Quando o corpo pede o que as emoções precisam
- Francine Porfirio
- 1 de jun.
- 2 min de leitura

Marina estava com dor no pescoço. Mais uma vez. Ela sentia que a musculatura da região estava sempre tensa, como se estivesse constantemente tentando segurar o peso da cabeça — e dos pensamentos. Na frente do espelho, enquanto passava o creme que prometia aliviar a tensão, refletia sobre como precisava melhorar sua postura. Talvez comprar uma cadeira ergonômica? Ou voltar ao pilates, que abandonou há meses?
No trabalho, mal parava. Cumpria as tarefas com precisão e agilidade, mas nem sempre com atenção ao que sentia. Aliás, sentir era algo que Marina havia aprendido a suspender um pouco — não por frieza, mas por funcionalidade. Em meio à correria, notar as emoções parecia luxo. O que precisava mesmo era de foco, força e um bom anti-inflamatório.
Também estava constipada há dias, mas culpava o café em excesso e a pouca água. Começou a andar com uma garrafinha nova, cronometrando goles. A nutricionista havia recomendado mais fibras, e Marina comprou uma aveia importada. Cuidar do intestino, ela pensava, era pura questão de disciplina alimentar.
Dormir, então, tornara-se mais difícil. A insônia persistia, apesar do ajuste recente na medicação. O psiquiatra garantira que, em mais algumas semanas, o corpo se adaptaria. Marina torcia para que sim. Não queria aumentar a dose — só queria dormir oito horas seguidas como lia nos artigos sobre saúde mental.
Ela era uma mulher prática. Gostava de soluções concretas, medidas objetivas, dados confiáveis. Sentia orgulho de cuidar bem do corpo, mesmo que esse "bem" fosse, quase sempre, sinônimo de controle. Quando o corpo gritava, Marina o silenciava com raciocínio técnico: postura, alimentação, rotina. E mesmo quando tudo isso parecia ajustado, as dores voltavam. Como se não bastasse, às vezes também chorava sem saber por quê — e atribuía ao "cansaço acumulado".
Foi só numa conversa despretensiosa com uma amiga que algo dentro dela deu um estalo. A amiga comentou que vinha percebendo suas próprias dores como recados do corpo quando suas emoções estavam sendo ignoradas. Marina ouviu com interesse, mas também com desconfiança. Ainda assim, a ideia ficou martelando.
E se o pescoço rígido não fosse só a cadeira?
E se a constipação tivesse a ver com tudo o que ela não conseguia soltar emocionalmente?
E se a insônia não fosse apenas um desequilíbrio químico, mas o eco de um silêncio emocional prolongado demais?

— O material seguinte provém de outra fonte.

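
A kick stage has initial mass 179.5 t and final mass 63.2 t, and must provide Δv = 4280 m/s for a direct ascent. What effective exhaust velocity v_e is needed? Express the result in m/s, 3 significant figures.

v_e ≈ 4100 m/s

ln(m₀/m_f) = ln(179500/63200) = ln(2.84) = 1.0439.
v_e = Δv / ln(m₀/m_f) = 4280 / 1.0439 = 4100.1 m/s.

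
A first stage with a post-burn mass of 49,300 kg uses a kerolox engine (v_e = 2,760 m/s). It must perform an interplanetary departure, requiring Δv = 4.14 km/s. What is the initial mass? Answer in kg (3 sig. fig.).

Using Δv = v_e ln(m₀/m_f): m₀/m_f = exp(Δv / v_e) = exp(4140 / 2760.0) = exp(1.5000) = 4.4817.
m₀ = m_f × 4.4817 = 49,300 × 4.4817 = 220,948 kg.

initial mass ≈ 221000 kg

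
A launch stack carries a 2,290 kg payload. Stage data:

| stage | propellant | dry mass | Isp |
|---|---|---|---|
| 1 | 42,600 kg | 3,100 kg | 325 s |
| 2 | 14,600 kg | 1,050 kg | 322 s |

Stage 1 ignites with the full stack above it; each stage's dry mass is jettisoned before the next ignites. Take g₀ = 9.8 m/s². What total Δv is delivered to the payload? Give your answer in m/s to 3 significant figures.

Δv ≈ 8830 m/s

Ignition mass of stage 1 = 42,600+3,100 + 14,600+1,050 + 2,290 = 63,640 kg.
Stage 1: m₀ = 63,640 kg, m_f = 63,640 − 42,600 = 21,040 kg; Δv = 325×9.8×ln(3.025) = 3185.0×1.1068 ≈ 3525 m/s.
Stage 2: m₀ = 17,940 kg, m_f = 17,940 − 14,600 = 3,340 kg; Δv = 322×9.8×ln(5.371) = 3155.6×1.6811 ≈ 5305 m/s.
Total Δv = 3525 + 5305 = 8830 m/s.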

A história de Marina é comum. Muitos de nós fomos ensinados a cuidar do corpo como se ele fosse uma máquina — ajustável, previsível, independente daquilo que sentimos. Só que o corpo fala. Ele não apenas sinaliza o que acontece biologicamente, mas também carrega os traços emocionais de nossa história de vida e de nossos hábitos afetivos.
Negligenciar as próprias emoções, silenciar necessidades internas, sufocar desconfortos, exige esforço. E esse esforço não é invisível: o corpo o traduz em dor, tensão, cansaço, insônia, retenções.

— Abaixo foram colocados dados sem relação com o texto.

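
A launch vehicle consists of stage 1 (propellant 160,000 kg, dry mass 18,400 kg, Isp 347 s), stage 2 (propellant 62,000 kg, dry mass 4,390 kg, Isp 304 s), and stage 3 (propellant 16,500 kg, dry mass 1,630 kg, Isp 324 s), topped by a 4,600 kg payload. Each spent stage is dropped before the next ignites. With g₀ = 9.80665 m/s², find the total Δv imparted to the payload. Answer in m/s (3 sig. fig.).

Ignition mass of stage 1 = 160,000+18,400 + 62,000+4,390 + 16,500+1,630 + 4,600 = 267,520 kg.
Stage 1: m₀ = 267,520 kg, m_f = 267,520 − 160,000 = 107,520 kg; Δv = 347×9.80665×ln(2.488) = 3402.9×0.9115 ≈ 3102 m/s.
Stage 2: m₀ = 89,120 kg, m_f = 89,120 − 62,000 = 27,120 kg; Δv = 304×9.80665×ln(3.286) = 2981.2×1.1897 ≈ 3547 m/s.
Stage 3: m₀ = 22,730 kg, m_f = 22,730 − 16,500 = 6,230 kg; Δv = 324×9.80665×ln(3.648) = 3177.4×1.2943 ≈ 4112 m/s.
Total Δv = 3102 + 3547 + 4112 = 10761 m/s.

Δv ≈ 10800 m/s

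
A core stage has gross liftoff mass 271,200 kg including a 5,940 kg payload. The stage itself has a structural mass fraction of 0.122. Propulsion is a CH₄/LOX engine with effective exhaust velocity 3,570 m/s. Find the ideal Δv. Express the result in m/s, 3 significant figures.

Stage wet mass = m₀ − payload = 271,200 − 5,940 = 265,260 kg.
Stage dry mass = ε × stage wet mass = 0.122 × 265,260 = 32,361.7 kg.
Burnout mass m_f = stage dry + payload = 32,361.7 + 5,940 = 38,301.7 kg.
Using Δv = v_e ln(m₀/m_f): Δv = v_e · ln(271,200/38,301.7) = 3570.0 × ln(7.081) = 3570.0 × 1.9574 ≈ 6988 m/s.

Δv ≈ 6990 m/s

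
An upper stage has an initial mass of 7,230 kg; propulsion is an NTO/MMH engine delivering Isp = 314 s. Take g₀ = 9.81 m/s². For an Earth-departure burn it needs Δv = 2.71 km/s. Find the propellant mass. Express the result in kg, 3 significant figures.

propellant mass ≈ 4230 kg

v_e = Isp · g₀ = 314 × 9.81 = 3080.3 m/s.
m₀/m_f = exp(Δv / v_e) = exp(2710 / 3080.3) = exp(0.8798) = 2.4104.
m_f = 7,230 / 2.4104 = 2,999.5 kg, so propellant = m₀ − m_f = 7,230 − 2,999.5 = 4,230.5 kg.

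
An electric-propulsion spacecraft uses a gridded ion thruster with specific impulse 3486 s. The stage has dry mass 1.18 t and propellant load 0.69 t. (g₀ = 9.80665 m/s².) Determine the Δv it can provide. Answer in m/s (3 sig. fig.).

Δv ≈ 15700 m/s

v_e = Isp · g₀ = 3486 × 9.80665 = 34186.0 m/s.
m₀ = m_dry + m_prop = 1.18 + 0.69 = 1.87 t.
By the Tsiolkovsky rocket equation, Δv = v_e · ln(m₀/m_f) = 34186.0 × ln(1.585) = 34186.0 × 0.4604 ≈ 15740.0 m/s.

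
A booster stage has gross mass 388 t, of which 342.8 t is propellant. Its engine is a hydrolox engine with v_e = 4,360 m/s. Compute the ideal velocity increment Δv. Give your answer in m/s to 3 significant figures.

Δv ≈ 9370 m/s

m_f = m₀ − m_prop = 388 − 342.8 = 45.2 t.
Δv = v_e · ln(m₀/m_f) = 4360.0 × ln(8.584) = 4360.0 × 2.1499 ≈ 9373.6 m/s.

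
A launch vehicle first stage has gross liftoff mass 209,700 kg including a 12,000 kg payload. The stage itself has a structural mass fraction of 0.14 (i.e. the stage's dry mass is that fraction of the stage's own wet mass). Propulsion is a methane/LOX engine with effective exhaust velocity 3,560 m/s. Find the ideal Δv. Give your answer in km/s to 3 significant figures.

Δv ≈ 5.93 km/s

Stage wet mass = m₀ − payload = 209,700 − 12,000 = 197,700 kg.
Stage dry mass = ε × stage wet mass = 0.14 × 197,700 = 27,678 kg.
Burnout mass m_f = stage dry + payload = 27,678 + 12,000 = 39,678 kg.
By the Tsiolkovsky rocket equation, Δv = v_e · ln(209,700/39,678) = 3560.0 × ln(5.285) = 3560.0 × 1.6649 ≈ 5927 m/s.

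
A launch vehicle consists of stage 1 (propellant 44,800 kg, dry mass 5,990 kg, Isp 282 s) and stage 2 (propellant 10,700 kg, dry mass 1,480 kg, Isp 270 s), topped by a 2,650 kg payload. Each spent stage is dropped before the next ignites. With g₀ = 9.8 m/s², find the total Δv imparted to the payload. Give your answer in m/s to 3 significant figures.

Ignition mass of stage 1 = 44,800+5,990 + 10,700+1,480 + 2,650 = 65,620 kg.
Stage 1: m₀ = 65,620 kg, m_f = 65,620 − 44,800 = 20,820 kg; Δv = 282×9.8×ln(3.152) = 2763.6×1.1480 ≈ 3173 m/s.
Stage 2: m₀ = 14,830 kg, m_f = 14,830 − 10,700 = 4,130 kg; Δv = 270×9.8×ln(3.591) = 2646.0×1.2784 ≈ 3383 m/s.
Total Δv = 3173 + 3383 = 6556 m/s.

Δv ≈ 6560 m/s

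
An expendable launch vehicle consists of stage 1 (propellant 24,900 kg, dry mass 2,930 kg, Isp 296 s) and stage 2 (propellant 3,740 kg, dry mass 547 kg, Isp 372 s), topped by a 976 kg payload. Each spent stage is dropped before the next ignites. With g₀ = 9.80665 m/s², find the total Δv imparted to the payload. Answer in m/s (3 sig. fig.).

Ignition mass of stage 1 = 24,900+2,930 + 3,740+547 + 976 = 33,093 kg.
Stage 1: m₀ = 33,093 kg, m_f = 33,093 − 24,900 = 8,193 kg; Δv = 296×9.80665×ln(4.039) = 2902.8×1.3960 ≈ 4052 m/s.
Stage 2: m₀ = 5,263 kg, m_f = 5,263 − 3,740 = 1,523 kg; Δv = 372×9.80665×ln(3.456) = 3648.1×1.2400 ≈ 4524 m/s.
Total Δv = 4052 + 4524 = 8576 m/s.

Δv ≈ 8580 m/s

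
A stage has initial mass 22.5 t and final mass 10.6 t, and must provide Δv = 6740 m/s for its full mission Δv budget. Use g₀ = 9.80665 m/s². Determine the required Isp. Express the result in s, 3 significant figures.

Isp ≈ 913 s

ln(m₀/m_f) = ln(22500/10600) = ln(2.123) = 0.7527.
Rocket equation: v_e = Δv / ln(m₀/m_f) = 6740 / 0.7527 = 8954.9 m/s.
Isp = v_e / g₀ = 8954.9 / 9.80665 = 913.1 s.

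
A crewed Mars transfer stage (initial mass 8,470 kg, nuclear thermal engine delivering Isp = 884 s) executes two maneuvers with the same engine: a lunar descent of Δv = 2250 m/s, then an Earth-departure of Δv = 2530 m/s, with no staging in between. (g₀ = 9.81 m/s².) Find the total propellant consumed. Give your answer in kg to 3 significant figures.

v_e = Isp · g₀ = 884 × 9.81 = 8672.0 m/s.
After the first burn: m = 8470 × exp(−2250/8672.0) = 8470 × 0.77147 = 6,534.35 kg.
After the second burn: m = 6,534.35 × exp(−2530/8672.0) = 6,534.35 × 0.74696 = 4,880.9 kg.
Total propellant = m₀ − m_final = 8470 − 4,880.9 = 3,589.1 kg.

total propellant consumed ≈ 3590 kg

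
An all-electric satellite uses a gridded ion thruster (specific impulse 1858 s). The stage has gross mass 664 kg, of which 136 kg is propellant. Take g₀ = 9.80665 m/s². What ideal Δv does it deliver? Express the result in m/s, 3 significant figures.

v_e = Isp · g₀ = 1858 × 9.80665 = 18220.8 m/s.
m_f = m₀ − m_prop = 664 − 136 = 528 kg.
Rocket equation: Δv = v_e · ln(m₀/m_f) = 18220.8 × ln(1.258) = 18220.8 × 0.2292 ≈ 4175.9 m/s.

Δv ≈ 4180 m/s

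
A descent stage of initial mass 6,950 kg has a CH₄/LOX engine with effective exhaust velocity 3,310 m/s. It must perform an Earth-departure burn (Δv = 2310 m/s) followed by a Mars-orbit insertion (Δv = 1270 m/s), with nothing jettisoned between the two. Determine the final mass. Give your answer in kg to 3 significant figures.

final mass ≈ 2360 kg

After the first burn: m = 6950 × exp(−2310/3310.0) = 6950 × 0.49764 = 3,458.6 kg.
After the second burn: m = 3,458.6 × exp(−1270/3310.0) = 3,458.6 × 0.68135 = 2,356.52 kg.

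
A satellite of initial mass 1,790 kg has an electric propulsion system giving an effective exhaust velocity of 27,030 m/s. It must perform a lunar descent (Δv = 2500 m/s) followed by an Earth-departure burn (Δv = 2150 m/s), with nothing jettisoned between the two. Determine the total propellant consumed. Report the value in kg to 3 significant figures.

After the first burn: m = 1790 × exp(−2500/27030.0) = 1790 × 0.91166 = 1,631.87 kg.
After the second burn: m = 1,631.87 × exp(−2150/27030.0) = 1,631.87 × 0.92354 = 1,507.1 kg.
Total propellant = m₀ − m_final = 1790 − 1,507.1 = 282.9 kg.

total propellant consumed ≈ 283 kg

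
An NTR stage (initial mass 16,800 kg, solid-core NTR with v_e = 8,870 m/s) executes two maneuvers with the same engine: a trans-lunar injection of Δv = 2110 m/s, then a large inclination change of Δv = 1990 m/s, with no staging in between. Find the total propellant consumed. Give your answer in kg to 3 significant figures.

total propellant consumed ≈ 6220 kg

After the first burn: m = 16800 × exp(−2110/8870.0) = 16800 × 0.78830 = 13,243.4 kg.
After the second burn: m = 13,243.4 × exp(−1990/8870.0) = 13,243.4 × 0.79903 = 10,581.9 kg.
Total propellant = m₀ − m_final = 16800 − 10,581.9 = 6,218.1 kg.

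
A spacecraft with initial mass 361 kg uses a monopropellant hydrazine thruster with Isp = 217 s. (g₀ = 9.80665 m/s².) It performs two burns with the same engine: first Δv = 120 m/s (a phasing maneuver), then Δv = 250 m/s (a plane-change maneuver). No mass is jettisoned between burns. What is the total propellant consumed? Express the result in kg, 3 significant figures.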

Reconectar-se ao próprio corpo como uma totalidade — física, emocional e simbólica — é uma das propostas da psicoterapia. Ela nos ensina a escutar o que o corpo diz quando as palavras faltam. A traduzir dores em perguntas. A perceber que autocuidado não é só manutenção física, mas sobretudo presença com o que se sente.
Porque o corpo avisa. E com o tempo, avisa mais alto.